年内策定を目指す新しい「サイバーセキュリティ戦略」について意見公募を実施 NCO
政府が年内の策定を目指している新しい「サイバーセキュリティ戦略」について10月30日、サイバーセキュリティ推進専門家会議では「サイバーセキュリティ戦略(案)」が示され、内閣官房国家サイバー統括室(NCO)は11月7日から同案について意見公募を開始しました。意見の受け付けは11月23日まで。
新しい「サイバーセキュリティ戦略」は今後5年間の政府方針となります。新たな戦略は今年5月に成立したサイバー対処能力強化法等(※)に基づく取り組みと一体的に推進されます。「サイバーセキュリティ戦略(案)」で示された戦略の柱(目的達成のための施策)は次の3つです。
- 深刻化するサイバー脅威に対する防御・抑止
- 幅広い主体による社会全体のサイバーセキュリティおよびレジリエンスの向上
- 我が国のサイバー対応能力を支える人材・技術に係るエコシステム形成
深刻化するサイバー脅威に対する防御・抑止では、NCOを中心とした情報集約と分析能力の抜本的向上を図ります。サイバー対処能力強化法等に関連するアクセス・無害化措置では、警察と防衛省・自衛隊が連携してその運用体制を構築し、無害化を実施します。
政府だけでなく官民における取り組みも強化していくことが明記されています。具体的には「官民における脅威ハンティングの実施拡大」と記され、既存のセキュリティ対策を回避するようなサイバー攻撃を念頭に、能動的にシステムの状況から侵害の痕跡を探索する活動を強化します。
ただ、脅威ハンティングは日本では浸透していないため、まずは脅威ハンティングの定義や先端技術の活用を含めた手法の確立などを通じて認知度の向上を図ります。脅威ハンティングの普及促進、実施に関する基本方針については2026年夏をめどに策定します。

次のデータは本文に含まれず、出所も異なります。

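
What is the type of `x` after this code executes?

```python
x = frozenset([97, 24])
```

frozenset() returns frozenset

frozenset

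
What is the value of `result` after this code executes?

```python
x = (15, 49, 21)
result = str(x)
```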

幅広い主体による社会全体のサイバーセキュリティおよびレジリエンス向上については、中小企業を含むあらゆる主体がサイバー攻撃の標的となっていることが背景にあります。セキュア・バイ・デザイン原則に基づき、IoT製品などのセキュリティ対策とともにソフトウェアの透明性確保のためSBOM(ソフトウェア部品表)活用などを推進します。
サイバー対応能力を支える人材・技術に係るエコシステム形成については、まず人材面では官民共通の「人材フレームワーク」を策定し、キャリアパスの可視化、人材の適切なマッチングを推進します。次に技術面では政府機関における耐量子計算機暗号(PQC)への移行を、原則として2035年までに行うことを目指し、2026年度に工程表(ロードマップ)を策定する方針が示されました。PQCは量子コンピューターを用いても解読が難しい暗号技術といわれています。
※サイバー対処能力強化法と同整備法のこと。